Digitale Podiumsdiskussion am 14. Januar 2021

Ist der Milchmarkt noch zu retten?

© Eva Wolf

Perspektiven für faire Preise und mehr Tierwohl

Digitale Podiumsdiskussion am 14. Januar 2021, 18.30 bis 20.30 Uhr

Glückliche Kühe, weitläufige Weiden, gemütliche Bauernhöfe, entspannte Bauernfamilien: So wünschen sich viele Verbraucher*innen die Milchwirtschaft, und so wird sie oft auch in der Werbung dargestellt.

Die Realität sieht anders aus: Seit Jahren erhalten Milchbäuerinnen und -bauern keine kostendeckenden Milchpreise. Tausende Betriebe haben in Europa in den letzten Jahren die Milchviehhaltung aufgegeben oder gar den ganzen Betrieb dicht gemacht.

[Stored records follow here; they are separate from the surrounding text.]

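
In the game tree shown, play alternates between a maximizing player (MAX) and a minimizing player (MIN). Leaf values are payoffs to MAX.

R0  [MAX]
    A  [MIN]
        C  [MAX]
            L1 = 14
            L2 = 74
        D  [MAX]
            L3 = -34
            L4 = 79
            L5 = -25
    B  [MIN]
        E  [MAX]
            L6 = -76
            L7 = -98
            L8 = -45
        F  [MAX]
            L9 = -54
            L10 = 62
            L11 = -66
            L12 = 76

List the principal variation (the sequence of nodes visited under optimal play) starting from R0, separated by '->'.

C (MAX): max(14, 74) = 74
D (MAX): max(-34, 79, -25) = 79
A (MIN): min(74, 79) = 74
E (MAX): max(-76, -98, -45) = -45
F (MAX): max(-54, 62, -66, 76) = 76
B (MIN): min(-45, 76) = -45
R0 (MAX): max(74, -45) = 74
At R0, MAX picks A (highest: 74).
At A, MIN picks C (lowest: 74).
At C, MAX picks L2 (highest: 74).
Terminal value 74.

R0 -> A -> C -> L2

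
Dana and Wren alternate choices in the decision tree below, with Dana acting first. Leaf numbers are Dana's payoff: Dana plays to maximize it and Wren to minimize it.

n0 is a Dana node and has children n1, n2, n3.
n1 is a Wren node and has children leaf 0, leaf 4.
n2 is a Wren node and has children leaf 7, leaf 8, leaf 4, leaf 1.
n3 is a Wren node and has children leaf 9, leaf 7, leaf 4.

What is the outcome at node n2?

n2 (Wren): min(7, 8, 4, 1) = 1

1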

Wer nach den Kriterien des ökologischen Landbaus und eines Bioverbandes arbeitet, erhält einen höheren Milchpreis. Aber tatsächlich sind auch im Biomarkt die Erzeugerpreise nicht immer kostendeckend, denn die Tierhaltung ist aufgrund der Standards (z.B. größere Ställe) teilweise kostspieliger als auf konventionellen Höfen.

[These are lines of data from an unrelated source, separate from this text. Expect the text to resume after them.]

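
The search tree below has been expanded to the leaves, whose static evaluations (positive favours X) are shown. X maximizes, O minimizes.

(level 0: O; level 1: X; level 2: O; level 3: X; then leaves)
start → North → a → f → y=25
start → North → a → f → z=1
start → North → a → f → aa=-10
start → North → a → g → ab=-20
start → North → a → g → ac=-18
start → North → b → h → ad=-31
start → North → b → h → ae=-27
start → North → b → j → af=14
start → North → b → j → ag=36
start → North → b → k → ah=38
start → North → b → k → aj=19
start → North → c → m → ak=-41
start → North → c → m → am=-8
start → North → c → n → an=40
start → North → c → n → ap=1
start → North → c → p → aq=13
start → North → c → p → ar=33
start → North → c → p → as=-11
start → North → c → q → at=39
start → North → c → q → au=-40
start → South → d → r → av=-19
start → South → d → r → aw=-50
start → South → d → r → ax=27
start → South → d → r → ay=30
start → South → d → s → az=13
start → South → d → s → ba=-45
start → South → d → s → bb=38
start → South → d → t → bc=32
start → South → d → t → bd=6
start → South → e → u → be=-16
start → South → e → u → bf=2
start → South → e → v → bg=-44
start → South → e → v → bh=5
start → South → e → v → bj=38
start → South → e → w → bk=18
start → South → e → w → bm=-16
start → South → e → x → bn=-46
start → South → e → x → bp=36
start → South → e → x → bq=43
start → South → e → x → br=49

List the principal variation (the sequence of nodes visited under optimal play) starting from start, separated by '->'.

start -> North -> c -> m -> am

f (X): max(25, 1, -10) = 25
g (X): max(-20, -18) = -18
a (O): min(25, -18) = -18
h (X): max(-31, -27) = -27
j (X): max(14, 36) = 36
k (X): max(38, 19) = 38
b (O): min(-27, 36, 38) = -27
m (X): max(-41, -8) = -8
n (X): max(40, 1) = 40
p (X): max(13, 33, -11) = 33
q (X): max(39, -40) = 39
c (O): min(-8, 40, 33, 39) = -8
North (X): max(-18, -27, -8) = -8
r (X): max(-19, -50, 27, 30) = 30
s (X): max(13, -45, 38) = 38
t (X): max(32, 6) = 32
d (O): min(30, 38, 32) = 30
u (X): max(-16, 2) = 2
v (X): max(-44, 5, 38) = 38
w (X): max(18, -16) = 18
x (X): max(-46, 36, 43, 49) = 49
e (O): min(2, 38, 18, 49) = 2
South (X): max(30, 2) = 30
start (O): min(-8, 30) = -8
At start, O picks North (lowest: -8).
At North, X picks c (highest: -8).
At c, O picks m (lowest: -8).
At m, X picks am (highest: -8).
Terminal value -8.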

Was heißt das für die Zukunft?

Moderator Max Moor wird mit Vertreter*innen aus Handel, Landwirtschaft und Gesellschaft diskutieren, ob es Alternativen zum Prinzip „Wachsen oder Weichen“ gibt oder ob bald nur noch wenige große Milch“fabriken“ übrig bleiben werden. Mit einer Milchproduktion, die billige Milch in die Supermärkte bringt, aber auf Kosten von Umwelt, Tier und letztlich auch Mensch geht. Oder ob sich regionale Qualitätsproduktion, Direktvermarktung und Modelle wie Verbraucher-Erzeuger-Gemeinschaften auch größer denken lassen, um flächendeckend faire Erzeugerpreise für nachhaltige Milchproduktion zu sichern? Können im Handel faire Erzeugerpreise durchgesetzt werden? Was ist von der Politik gefordert?

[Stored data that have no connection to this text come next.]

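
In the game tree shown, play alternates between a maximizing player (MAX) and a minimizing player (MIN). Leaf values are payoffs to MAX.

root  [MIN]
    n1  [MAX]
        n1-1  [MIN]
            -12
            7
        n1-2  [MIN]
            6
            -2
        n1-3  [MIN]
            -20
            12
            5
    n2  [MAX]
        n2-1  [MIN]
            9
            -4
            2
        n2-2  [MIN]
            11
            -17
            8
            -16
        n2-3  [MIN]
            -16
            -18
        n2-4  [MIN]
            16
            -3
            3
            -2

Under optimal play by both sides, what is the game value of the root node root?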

Hier finden Sie mehr Informationen zu dem im Einspieler gezeigten Dokumentarfilm "Das System Milch". (Mehr zu Demeter-Milch.)

Sprecher*innen

Max Moor, Moderator

Max Moor ist diplomierter Schauspieler und als Reporter und Moderator besonders in der Kulturberichterstattung bekannt. Seit 2007 moderiert er für die ARD titel thesen temperamente sowie auf 3sat zahlreiche Sondersendungen. Für den RBB moderiert er u. a. die Sendungen "Bücher und Moor" und "Köche und Moor". Max Moor kennt die Herausforderungen der Landwirtschaft aus eigener Erfahrung: Gemeinsam mit seiner Frau Sonja hat er jahrelang einen Biobauernhof in Brandenburg betrieben. Dort engagieren sich die Moors mit dem gemeinnützigen Verein AFZ – Alternativen für Zukunft im Rahmen des Projekts "Modelldorf Hirschfelde" für nachhaltige ökologische und wertschöpfende Land- und Kleinwirtschaft.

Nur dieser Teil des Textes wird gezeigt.